Security Analyst

This is Srikanth from Reliable Software. We have a position with one of our clients. Below are a few details pertaining to the job. Please take a look at it and let me know if you would like to be considered for the opportunity. Please share with me your updated resume.

• Perform security analysis of business solutions and develop security requirements across security domains with the goal of balanced protection of information systems assets, corporate data, and intellectual property based on enterprise security standards and enterprise risk appetite• Conduct threat modeling and technical security assessment of business solution related components and services• Lead the design and implementation of authorization matrix and privileged access management for a given business solution• Develop new security requirements for business use-cases that are not covered by existing security standards based on:o corresponding threat modelo enterprise risk appetiteo NIST CSF frameworko NIST security guidelineso industry best practices and guidelines• Apply, validate, extend existing, and develop new security design patterns based on business and infrastructure use-cases to support standardization and reusability• Collaborate with domain security architects and engineering in development of security design and coordinate integration with enterprise security tools• Document formal project artifacts – business requirements, high-level architecture/design documentation, low-level architecture/design documentation• Provide consulting to the business for vulnerability or penetration test assessment findings• Conduct security readiness assessment of the business solution upon build to ensure all identified security requirements were properly met (e.g. technical, administrative, physical)• Provide general security support and consulting throughout the engagementSecurity Governance Responsibilities• Develop, document, and socialize security patterns to drive simplification, standardization, and operational consistency• Participate in reviews and development of security standards based on security frameworks (e.g.
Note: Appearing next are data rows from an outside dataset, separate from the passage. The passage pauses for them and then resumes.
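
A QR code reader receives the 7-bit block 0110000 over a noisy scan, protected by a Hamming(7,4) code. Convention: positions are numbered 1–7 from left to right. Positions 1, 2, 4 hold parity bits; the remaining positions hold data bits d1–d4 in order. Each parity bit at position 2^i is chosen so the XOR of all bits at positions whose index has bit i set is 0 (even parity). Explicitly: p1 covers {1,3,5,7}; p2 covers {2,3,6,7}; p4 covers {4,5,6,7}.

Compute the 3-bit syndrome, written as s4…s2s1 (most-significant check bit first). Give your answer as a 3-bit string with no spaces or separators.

s1 (pos 1,3,5,7): 0⊕1⊕0⊕0 = 1
s2 (pos 2,3,6,7): 1⊕1⊕0⊕0 = 0
s4 (pos 4,5,6,7): 0⊕0⊕0⊕0 = 0
Syndrome s4…s1 = 001 → error at position 1.

001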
NIST CSF, NIST 800-53, CIS, ISO 27000)• Stay up to speed with latest developments in security frameworks and industry best practices, and maintain up-to-date knowledge of available enterprise solutions and security capabilities
  General Responsibilities:• Provide technical and project leadership for IT security solutionso Full cycle engagement and leadership - analysis, requirements development, solution request-for-proposal (RFP) support, design, documentation, implementation, operationalization, and maintenanceo Definition of control effectiveness metrics and establishment of on-going visibility and reportingo Integration into product-related lifecycle activitieso Development of operational plan for transition of the security solution to run• Evangelize agile culture and DevSecOps shift-left mentality within and outside of information security department• Actively participate in team scrum activities in a hybrid productized and projectized environment• Properly document and manage scrum stories from sprint to sprint, ensuring timely updates• Provide input for development of domain/product-related roadmaps, tactical execution plans with SMART OKRs (objectives and key results), and assist in related activities (e.g. current state documentation, gap analysis, resource estimations)• Focus on self-service, automation opportunities and quality of supporting documentation
  COMPETENCIES

• Required - Bachelor’s degree in Computer Science, Information Technology, Computer Engineering or closely related or equivalent.
• Preferred - Master’s degree in Management Information Systems (MIS), Computer Science, Big Data or Analytics or equivalent.

• Open to travel based up on the nature of the engagement.